Nathalie looked at her bending short-sightedly over her frame, wistful wonder in her own eyes.
“Do you mean that you always ask the priest before you read!”
“Always, always!” exclaimed Félicie. “If not, it is very certain that one might be led into a sin. Do not you?”
“I have never been accustomed to such restrictions,” said Mme. Léon in a low voice. “Perhaps your priest is a great reader?”
“He reads his breviary,” her sister-in-law answered, reproachfully.
Claire, who felt with anger that Félicie was making herself ridiculous, struck in sharply:
“I do not agree with Félicie, but I think there should be limits, and I cannot say I see the use of staffing your head with all that foreign literature. It has never been our custom.”

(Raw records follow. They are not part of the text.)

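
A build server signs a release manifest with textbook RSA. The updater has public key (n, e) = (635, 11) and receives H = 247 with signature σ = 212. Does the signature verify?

does not verify

Squares mod 635: σ^1≡212, σ^2≡494, σ^4≡196, σ^8≡316
11 = 8 + 2 + 1, so σ^11 ≡ 316·494·212 ≡ 388 (mod 635)
The recovered value 388 does not match the digest 247.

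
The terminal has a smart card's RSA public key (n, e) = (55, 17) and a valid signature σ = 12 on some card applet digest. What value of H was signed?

12

σ^2 ≡ 12^2 = 144 ≡ 34
σ^4 ≡ 34^2 = 1156 ≡ 1
σ^8 ≡ 1^2 = 1
σ^16 ≡ 1^2 = 1
17 = 16 + 1, so σ^17 ≡ 1·12 ≡ 12 (mod 55)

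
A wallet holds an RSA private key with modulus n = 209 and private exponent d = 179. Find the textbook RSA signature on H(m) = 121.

11

(H(m))^2 ≡ 121^2 = 14641 ≡ 11
(H(m))^4 ≡ 11^2 = 121
(H(m))^8 ≡ 121^2 = 14641 ≡ 11
(H(m))^16 ≡ 11^2 = 121
(H(m))^32 ≡ 121^2 = 14641 ≡ 11
(H(m))^64 ≡ 11^2 = 121
(H(m))^128 ≡ 121^2 = 14641 ≡ 11
179 = 128 + 32 + 16 + 2 + 1, so (H(m))^179 ≡ 11·11·121·11·121 ≡ 11 (mod 209)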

“But do you not like to know what others think?”
“That is of small consequence,” said Claire, superbly.
“It is far better to do something useful,” announced her sister, threading her needle.
“One may do more useful work than embroider vestments, however,” Claire returned. She despised Félicie’s narrow interests, and if Nathalie had been one of her own rank, Claire would have warmly taken her side in the matter of books. As it was, Nathalie was too shy to fight the battle of the uses of self-improvement, but a life without new books or newspapers, which appeared to rest under the same ban, looked so empty to her that she consulted her husband.
His advice, as usual, was to please herself. “Order what you want, and ask no one.”
“But if it displeases your mother!” said Nathalie, timidly. “Then keep them in your own room. There they cannot be suspected of imperilling Félicie’s soul.”
She followed this counsel, though to her frank disposition even an appearance of concealment was hateful. And as it was known that newspapers and periodicals came to the house, she was constantly subject to remarks showing the disapproval in which such reading was held. Claire, it is true, looked at the parcels with envy, and would have given much to borrow them. It was not horror of them which withheld her, but dislike to be indebted even for so much to her sister-in-law, and invincible distrust of any one connected with M. Bourget of Tours.